When Muse Developments and Aviva Investors lodged their detailed plans for Aberdeen’s Marischal Square
in May this year it seemed like the developers had won, despite widespread reservations from the public.
We are now told there will be a public enquiry. So does that mean there is a chance to answer public concerns?
At least one councillor has said that the plans are ‘a done deal’, which raises the question – why have an enquiry at all if nothing can change?
I have already expressed my disappointment that the Marischal Square plans.
While they may meet the development brief and would be an attractive development almost anywhere in the city centre – are they as ‘world-class’ we would hope for in such an auspicious location?
This, after all, is the area in front of arguably the most iconic sight in Aberdeen – the magnificent Marischal College. The flamboyant granite facade, completed in 1905, is a testament to the skills of Aberdeen’s stone masons and earned Marischal College its status as the second largest granite building in the world.
In the late 1960s, when the St Nicholas House was built opposite Marischal College, the 14-storey tower was placed at right angles to Marischal College frontage and the substantial part of the new building opposite the frontage was restricted to three storeys.
This ensured that the Marischal College was not too enclosed.
Now we realise that the Marischal Square plan is also likely to reduce the amount of light reaching the Marischal College frontage, particularly on winter afternoons and summer evenings.
The reason for my concern is that the Marischal Square plan, as currently proposed, will have buildings between five and six storeys, opposite the Marischal College frontage.
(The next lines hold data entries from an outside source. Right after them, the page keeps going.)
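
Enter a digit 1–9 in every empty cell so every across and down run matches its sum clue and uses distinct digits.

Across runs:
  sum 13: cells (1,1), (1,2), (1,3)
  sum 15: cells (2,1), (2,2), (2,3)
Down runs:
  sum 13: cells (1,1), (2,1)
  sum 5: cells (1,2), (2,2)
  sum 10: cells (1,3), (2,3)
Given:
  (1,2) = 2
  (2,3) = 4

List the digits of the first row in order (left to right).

(1,3) = 10 − 4 = 6 completes the 10 down.
(2,2) = 5 − 2 = 3 completes the 5 down.
(1,1) = 13 − 8 = 5 completes the 13 across.
(2,1) = 15 − 7 = 8 completes the 15 across.

5 2 6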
That will be two to three-storeys taller than that the main Broad Street frontage on the old St Nicholas House.
Of course the floor heights of St Nicholas House and the new buildings may be different, but it seems certain that the Marischal Square buildings, as currently proposed, will be taller.
That surely means Marischal College will be more dominated by the new buildings and low winter afternoon and summer evening sun will be blocked earlier.
Is a darker, more-enclosed Marischal College really what we want?